It's a Small Globe After All
Matt Negrin
Contributor
Posted:
05/5/09

Back when people read newspapers, The Boston Globe was a titan. Even as recent as 10 years ago, the Globe had more than a half-million daily readers, easily holding its title as the largest paper in New England.
Today the Globe tells a different story. Just last week, the newspaper reported a pitfall in circulation: a 13.6 percent drop from last year, leaving it with just more than 300,000 copies a day.
Falling readership had been the cause of what looked like the paper's slow death, but in early April, a quicker illness reared: the Globe's owner, The New York Times Co., threatened to shutter the newspaper if it didn't find $20 million to cut. The newsroom union is still working out a deal with management to postpone the Times from filing a notice allowing it to close the paper within 60 days.
The Times Co. has said the Globe is on pace to lose another $85 million this year, an enormous but still not entirely surprising figure for a company operating in the faltering, changing field of print journalism. Ads have been down more than ever. The recession makes it worse. Subscribers are less loyal -- when I worked on the paper's City Desk last winter, I got angry calls from readers saying they were canceling their subscriptions because the Sunday issue no longer included the TV guide.
Many observers have said that this year is the worst year for journalism students to graduate. The papers we want to work for are firing some of their best reporters, and even prized internships are dropping their stipends.
Yet at the Globe, a handful of college students are able to find work on various news desks, writing briefs and stories and doing other office work. This job used to be a "foot in the door" at one of the best papers in the country, but now there are no guarantees.
My friend Kase Wickman, who works on the City Desk, sits next to a doodle of a sinking ship with "The Boston Globe" written on its side, with stick figures jumping off of it. "It's both totally discouraging and weirdly beneficial to be an aspiring journalist at a newspaper that literally may or may not be around two days from now," she wrote to me. "There's a sort of skeleton staff, so showing any semblance of skill or capability means that you are thrown into stories and see your stuff printed the next day, and editors give you one-on-one time because, let's face it, there isn't anyone else here to pay attention to, really."

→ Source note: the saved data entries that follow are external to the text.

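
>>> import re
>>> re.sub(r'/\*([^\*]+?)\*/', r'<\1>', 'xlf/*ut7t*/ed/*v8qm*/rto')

'xlf<ut7t>ed<v8qm>rto'

The replacement refers to a captured group, so each match is rewritten using its own captured text.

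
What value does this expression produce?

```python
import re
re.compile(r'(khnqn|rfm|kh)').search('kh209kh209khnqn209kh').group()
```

'kh'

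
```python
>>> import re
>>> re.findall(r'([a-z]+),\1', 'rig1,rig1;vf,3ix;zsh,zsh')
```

A backreference is literal: `\1` must see the identical characters the first group matched.
Scanning left to right: at [17:24] match 'zsh,zsh', group 1 = 'zsh'.
`findall` collects group 1 from the one match (1 total).

['zsh']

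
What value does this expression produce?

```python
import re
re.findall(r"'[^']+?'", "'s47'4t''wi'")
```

["'s47'", "'wi'"]

With no groups in the pattern, `findall` gives back each whole match — 2 here.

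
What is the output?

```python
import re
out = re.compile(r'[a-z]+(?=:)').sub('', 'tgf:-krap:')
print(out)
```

:-:

The `(?=…)`/`(?<=…)` assertion just peeks at neighbouring text; it doesn't advance the match position.
Every occurrence is swapped for ''.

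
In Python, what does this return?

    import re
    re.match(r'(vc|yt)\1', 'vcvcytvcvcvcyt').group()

'vcvc'

`match` is anchored at position 0; if the pattern doesn't fit there, it returns None.
The match spans [0:4] → 'vcvc'.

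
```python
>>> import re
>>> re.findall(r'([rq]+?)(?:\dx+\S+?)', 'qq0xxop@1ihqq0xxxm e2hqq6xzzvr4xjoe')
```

['qq', 'qq', 'qq', 'r']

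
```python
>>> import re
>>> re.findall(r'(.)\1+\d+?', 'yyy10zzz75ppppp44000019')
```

A backreference is literal: `\1` must see the identical characters the first group matched.
Walking the string: at [0:4] match 'yyy1', group 1 = 'y'; at [5:9] match 'zzz7', group 1 = 'z'; at [10:16] match 'ppppp4', group 1 = 'p'; at [17:22] match '00001', group 1 = '0'.
Because there's exactly one group, `findall` drops the full match and keeps group 1 from each hit.

['y', 'z', 'p', '0']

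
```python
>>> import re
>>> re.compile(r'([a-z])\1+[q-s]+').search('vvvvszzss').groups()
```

('v',)

`\1` has to match the exact text group 1 already captured.
Unlike `match`, `search` isn't anchored — it looks for the pattern anywhere in the string.
The match spans [0:5] → 'vvvvs'.
Captured: group 1 = 'v'.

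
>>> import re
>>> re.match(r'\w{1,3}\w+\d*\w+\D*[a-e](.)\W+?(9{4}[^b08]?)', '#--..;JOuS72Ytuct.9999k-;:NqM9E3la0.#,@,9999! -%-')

None

Pattern: 1 to 3 of a word character; then one or more of a word character, then zero or more of a digit; then one or more of a word character, then zero or more of a non-digit, then a character in [a-e]; then any character (captured); then one or more of a non-word character (lazy); then exactly 4 of a literal '9', then optionally any character except [b08] (captured).
`re.match` only tries the pattern at the start of the string.
Here the pattern fails at index 0, so the call returns None.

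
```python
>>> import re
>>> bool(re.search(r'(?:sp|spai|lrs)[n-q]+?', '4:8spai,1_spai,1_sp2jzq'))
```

False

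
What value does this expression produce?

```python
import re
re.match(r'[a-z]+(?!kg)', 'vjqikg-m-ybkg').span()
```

`re.match` only tries the pattern at the start of the string.
The match spans [0:6] → 'vjqikg'.

(0, 6)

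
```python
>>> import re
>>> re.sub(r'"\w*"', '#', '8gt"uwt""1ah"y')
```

Every occurrence is swapped for '#'.

'8gt##y'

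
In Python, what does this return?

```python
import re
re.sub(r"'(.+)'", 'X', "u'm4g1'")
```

'uX'

Every occurrence is swapped for 'X'.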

I've noted before that as newspapers crash, it's the best time to be an intern, because your chances of getting a big assignment or even a front-page story are heightened by a noticeable lack of reporters. Sadly, though, internships that once led to jobs at profitable papers are now just summer stints. On many papers' applications, including The Washington Post's, disclaimers make it very clear that an internship will not guarantee a job.
Last summer, I reported for the Hartford Courant as an intern. "Get out of this business," a veteran reporter told me on my first day.
This story is not unique to New England. A reporter friend of mine in Colorado said he cried on the night of the Rocky Mountain News's final issue. The Scripps Co., which owned the paper, was also breaking its co-ownership with another Colorado publication where my friend had been an intern.
Another reporter friend who had applied to more than 20 internships across the country had received rejection letters from papers saying that they were not filling internship positions this year. One letter, from the Modesto Bee in California, specifically said that its decision was because of the grim financial times that newspapers are facing.
Perhaps no case is as terse and sobering as the Seattle Post-Intelligencer, which had once offered promising summer internships for student journalists. In March, the paper stopped printing, although its website is still updated with scattered briefs and wire stories. Students looking for an internship under the "Job Openings" section are now greeted with this:
"The Seattle P-I has no current openings."
The slim job field is one reason that journalism majors are seeking work in other areas, mostly public relations, where they will find themselves trying to dupe reporters and spin facts. This is a dire truth that journalism educators must be aware of. Boston University's journalism department, to its credit, has sent out blast emails plugging rallies to "save the Boston Globe."
You could say that this breeds a healthy, competitive fight for the most ambitious student reporters trying to get entry-level, low-paying jobs at a select few news organizations.
"Nothing's going to stop me from wanting to do journalism," Wickman said. "I just spend a lot more time thinking about what kind of journalism I'll be doing, and who will see it, if anyone."
Or you could say it's just depressing.